I’ve undergone a lot of personal and spiritual changes over the past few years. One thing that is changing drastically is the way I look at social justice.
While I’ve never been on the front lines of the social justice movement, it’s always been important to me. And now I’m realizing that maybe it’s been a little too important. When my anorexia was in full swing, I actually used social justice as an excuse to not eat as much as my body was telling me to, because there are starving children in Africa of course. (It didn’t help that several of my high school friends reminded me of this fact constantly and sometimes even berated me for eating.) Before and after my battle with anorexia, I often neglected to take care of my mental health. Music and TV can really help me relax, but I thought it was selfish to enjoy those things when so many people don’t have them. I didn’t know how I could have any place in the area of social justice if I had my own ongoing issues that need seeing to.
From what I can tell, I’m not alone on that one. Many well-intentioned social justice advocates are great at taking care of other people and lousy at taking care of themselves. (What Do You Mean This Reminds You Of Someone? 0:-) ) William Wilberforce worked so hard at abolishing slavery that he suffered from ulcerative colitis, a digestive condition usually triggered by massive amounts of stress. Erin Gruwell (portrayed by Hilary Swank in “Freedom Writers”) was so invested in her students that she threw personal boundaries down the toilet and her marriage fell apart.

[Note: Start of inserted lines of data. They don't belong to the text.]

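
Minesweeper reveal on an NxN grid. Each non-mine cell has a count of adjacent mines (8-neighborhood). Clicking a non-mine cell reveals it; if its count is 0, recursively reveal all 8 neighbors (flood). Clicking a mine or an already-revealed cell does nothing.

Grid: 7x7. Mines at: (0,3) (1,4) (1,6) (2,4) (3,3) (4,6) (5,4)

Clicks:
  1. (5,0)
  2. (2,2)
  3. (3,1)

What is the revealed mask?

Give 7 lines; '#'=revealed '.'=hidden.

Click 1 (5,0) count=0: revealed 24 new [(0,0) (0,1) (0,2) (1,0) (1,1) (1,2) (2,0) (2,1) (2,2) (3,0) (3,1) (3,2) (4,0) (4,1) (4,2) (4,3) (5,0) (5,1) (5,2) (5,3) (6,0) (6,1) (6,2) (6,3)] -> total=24
Click 2 (2,2) count=1: revealed 0 new [(none)] -> total=24
Click 3 (3,1) count=0: revealed 0 new [(none)] -> total=24

Answer: ###....
###....
###....
###....
####...
####...
####...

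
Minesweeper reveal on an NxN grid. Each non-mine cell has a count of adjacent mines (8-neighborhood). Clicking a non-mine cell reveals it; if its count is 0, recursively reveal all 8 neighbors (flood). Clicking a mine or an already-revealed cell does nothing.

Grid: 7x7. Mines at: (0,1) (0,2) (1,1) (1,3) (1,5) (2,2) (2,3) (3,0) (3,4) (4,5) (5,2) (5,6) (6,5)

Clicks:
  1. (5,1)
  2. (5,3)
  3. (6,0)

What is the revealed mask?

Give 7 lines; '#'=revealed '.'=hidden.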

Why do the Americanized church and society in general approach social justice in such a linear, all-or-nothing way? I have a few theories.
1.) We have a white savior complex. We want to present ourselves as having it all together and not having any problems. Focusing on mental health awareness and prison reform would require admitting that (shocker!) our country has its own social issues. Why would we want to admit that when we can pretend we’ve got it all together and go overseas kicking down brothel doors? After all, that’s where the real problems are. We’re white Americans. No problems here!
2.) We want to look good. Want to make a real difference in the social justice arena? Sign petitions online. I’m completely serious. You would be amazed at the things that have been accomplished through this venue. But since people don’t always know when people do this, one can’t expect to be sainted for it, so no one wants to do it. The same goes for buying fair trade products. The impact is profound but no one really believes that.
3.) We want to be martyrs. We want other people to admire us for tirelessly devoting ourselves to different causes. We’re afraid to want things because the last thing we need is another lecture about how there are starving children in Africa. (I’ve said it before and I’ll say it again: Africa is not the only place where children are starving!)
There’s no place for me in this narrow-minded definition of social justice, so I’m redefining it. Buying environmentally household products is an act of social justice. (After all, poisoning your neighbor’s water supply is not exactly a loving thing to do.) Buying fair trade tea and chocolate is an act of social justice, seeing as depriving someone of a decent wage is also unloving. Signing online petitions totally constitutes speaking up for the defenseless.
How do you define social justice? How do you make it a part of your everyday life?